Novos testes, mais segurança para pacientes raros

Com a descrição do sistema MAL, passa a existir um marcador claramente definido. Laboratórios podem criar testes baseados em genes para procurar, de forma direcionada, alterações no gene MAL. Assim, dá para identificar quem pertence a esse grupo raro bem antes de qualquer necessidade de transfusão.

Na prática, isso significa:

  • serviços de hemoterapia podem rotular doações MAL negativas e reservá-las para receptores compatíveis
  • gestantes com risco podem ser detectadas cedo e acompanhadas de perto
  • médicos especialistas em transfusão conseguem buscar doadores compatíveis em casos complexos - inclusive em redes internacionais

"Cada novo grupo sanguíneo definido reduz o risco de que pacientes raros se tornem uma exceção perigosa durante uma transfusão."

Como grupos sanguíneos raros pesam na rotina hospitalar

Para a maioria, a tipagem padrão de ABO e Rh é suficiente. Mas quem possui uma combinação extremamente rara não pode, numa emergência, receber qualquer bolsa de concentrado de hemácias. Muitas vezes, laboratórios especializados precisam localizar um produto compatível em bancos de dados e, em alguns casos, solicitá-lo do exterior.

Profissionais de saúde descrevem essas situações como casos “raros, mas altamente relevantes”. O número de pacientes é pequeno, porém quando precisam de sangue, cada hora conta. O sistema MAL se encaixa exatamente nesse cenário: pouco conhecido e incomum, mas decisivo quando o caso é grave.

Conhecimento básico: como se determina o grupo sanguíneo?

A determinação clássica é feita em laboratório com reagentes simples. Anticorpos contra A, B e o fator Rh são misturados a uma amostra de sangue. Se as células aglutinam, o profissional conclui que o marcador correspondente está presente.

Para grupos raros, isso não basta. Aí entram métodos mais sofisticados:

  • Sorologia ampliada: uso de soros de teste contra antígenos raros para identificar padrões de reação
  • Análise genética: leitura de trechos específicos do DNA para encontrar variantes em genes de grupos sanguíneos
  • Investigação familiar: testes em parentes quando há achados incomuns, para entender padrões de herança

O sistema MAL se enquadra claramente na segunda categoria: sem análise genética, é muito difícil identificar essas pessoas com segurança.

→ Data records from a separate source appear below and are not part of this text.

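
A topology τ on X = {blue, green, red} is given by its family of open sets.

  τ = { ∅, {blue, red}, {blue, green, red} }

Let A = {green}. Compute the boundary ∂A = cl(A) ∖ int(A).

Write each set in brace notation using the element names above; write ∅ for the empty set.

U open, U⊆A: ∅. int(A) = ⋃ = ∅
X∖A={blue, red}, int(X∖A)={blue, red}, hence cl(A)={green}
∂A: remove int from cl → {green}

{green}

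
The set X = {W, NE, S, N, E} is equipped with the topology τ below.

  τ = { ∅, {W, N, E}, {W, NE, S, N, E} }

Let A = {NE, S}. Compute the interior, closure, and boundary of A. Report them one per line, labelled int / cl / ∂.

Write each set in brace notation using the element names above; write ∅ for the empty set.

opens ⊆ A: ∅; union → int = ∅
complement {W, N, E}; its interior {W, N, E}; cl(A) = X∖{W, N, E} = {NE, S}
boundary = {NE, S} ∖ ∅ = {NE, S}

int(A) = ∅
cl(A)  = {NE, S}
∂A     = {NE, S}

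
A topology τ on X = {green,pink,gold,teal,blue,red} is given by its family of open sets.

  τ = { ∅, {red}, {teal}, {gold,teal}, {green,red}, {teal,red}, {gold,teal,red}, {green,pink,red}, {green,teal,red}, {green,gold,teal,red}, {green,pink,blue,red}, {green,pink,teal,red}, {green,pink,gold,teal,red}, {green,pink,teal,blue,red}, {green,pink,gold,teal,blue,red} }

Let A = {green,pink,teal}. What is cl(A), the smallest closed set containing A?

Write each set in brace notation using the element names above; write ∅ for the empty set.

closure: X∖int(X∖A) = X∖{red} = {green,pink,gold,teal,blue}

{green,pink,gold,teal,blue}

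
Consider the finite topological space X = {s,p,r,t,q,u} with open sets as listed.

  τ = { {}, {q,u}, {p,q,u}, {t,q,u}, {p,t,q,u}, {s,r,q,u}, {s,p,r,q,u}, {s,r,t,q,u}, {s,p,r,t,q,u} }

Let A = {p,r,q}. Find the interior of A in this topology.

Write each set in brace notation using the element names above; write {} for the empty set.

open subsets of A: {}; so int(A) = {}

{}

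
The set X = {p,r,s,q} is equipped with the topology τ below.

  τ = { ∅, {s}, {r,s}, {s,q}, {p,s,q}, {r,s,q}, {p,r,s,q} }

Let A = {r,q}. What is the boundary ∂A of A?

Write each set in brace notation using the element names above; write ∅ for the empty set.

{p,r,q}

open subsets of A: ∅; so int(A) = ∅
closure: X∖int(X∖A) = X∖{s} = {p,r,q}
∂A = {p,r,q} minus ∅ = {p,r,q}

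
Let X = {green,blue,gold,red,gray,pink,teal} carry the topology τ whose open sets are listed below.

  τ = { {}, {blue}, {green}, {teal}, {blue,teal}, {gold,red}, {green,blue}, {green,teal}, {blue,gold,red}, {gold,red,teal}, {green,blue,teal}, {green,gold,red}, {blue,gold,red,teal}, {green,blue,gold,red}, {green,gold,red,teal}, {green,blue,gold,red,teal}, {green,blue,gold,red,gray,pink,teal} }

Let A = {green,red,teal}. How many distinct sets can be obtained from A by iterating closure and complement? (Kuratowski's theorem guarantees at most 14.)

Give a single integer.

10

closure: X∖int(X∖A) = X∖{blue} = {green,gold,red,gray,pink,teal}
Let k=closure and c=complement:
  1. A     = {green,red,teal}
  2. kA    = {green,gold,red,gray,pink,teal}
  3. cA    = {blue,gold,gray,pink}
  4. ckA   = {blue}
  5. kcA   = {blue,gold,red,gray,pink}
  6. kckA  = {blue,gray,pink}
  7. ckcA  = {green,teal}
  8. ckckA = {green,gold,red,teal}
  9. kckcA = {green,gray,pink,teal}
  10. ckckcA = {blue,gold,red}
— saturated at 10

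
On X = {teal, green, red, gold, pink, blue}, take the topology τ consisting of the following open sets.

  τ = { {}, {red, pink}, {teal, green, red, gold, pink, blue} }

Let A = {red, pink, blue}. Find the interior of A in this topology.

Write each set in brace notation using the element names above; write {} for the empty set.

{red, pink}

interior: largest open inside A is {red, pink} (from {}, {red, pink})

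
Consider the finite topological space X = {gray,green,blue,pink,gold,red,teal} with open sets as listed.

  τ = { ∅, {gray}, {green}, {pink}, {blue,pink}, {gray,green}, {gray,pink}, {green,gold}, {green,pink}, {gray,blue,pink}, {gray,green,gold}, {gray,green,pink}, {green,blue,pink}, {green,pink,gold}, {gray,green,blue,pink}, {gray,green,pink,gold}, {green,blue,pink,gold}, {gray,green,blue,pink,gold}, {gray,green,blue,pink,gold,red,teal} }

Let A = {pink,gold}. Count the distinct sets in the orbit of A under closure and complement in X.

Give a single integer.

complement {gray,green,blue,red,teal}; its interior {gray,green}; cl(A) = X∖{gray,green} = {blue,pink,gold,red,teal}
With k = closure, c = complement:
  1. A     = {pink,gold}
  2. kA    = {blue,pink,gold,red,teal}
  3. cA    = {gray,green,blue,red,teal}
  4. ckA   = {gray,green}
  5. kcA   = {gray,green,blue,gold,red,teal}
  6. kckA  = {gray,green,gold,red,teal}
  7. ckcA  = {pink}
  8. ckckA = {blue,pink}
  9. kckcA = {blue,pink,red,teal}
  10. ckckcA = {gray,green,gold}
k, c of each give nothing new

10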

O que leigos podem aprender com a descoberta do MAL

A pesquisa sobre grupos sanguíneos pouco comuns pode parecer, à primeira vista, altamente especializada. Ainda assim, há lições úteis para o dia a dia. Quem sabe que já houve, na família, problemas em transfusões ou em gestações deve mencionar isso sempre em anamneses e internações. Esse tipo de informação pode determinar se a equipe médica pedirá testes adicionais.

Também ajuda ter uma carteirinha de doador atualizada. Nela, ao menos as características mais comuns ficam registradas. Em doadores com resultados fora do padrão, os serviços de doação frequentemente realizam análises mais detalhadas por conta própria - e é assim que muitos grupos raros acabam sendo identificados.

Às vezes, o estudo de grupos sanguíneos parece um assunto de nicho, ofuscado por áreas como oncologia ou cirurgia cardíaca. O novo tipo MAL, porém, evidencia como uma diferença molecular aparentemente pequena pode definir se uma transfusão será um procedimento rotineiro ou uma emergência com risco de vida.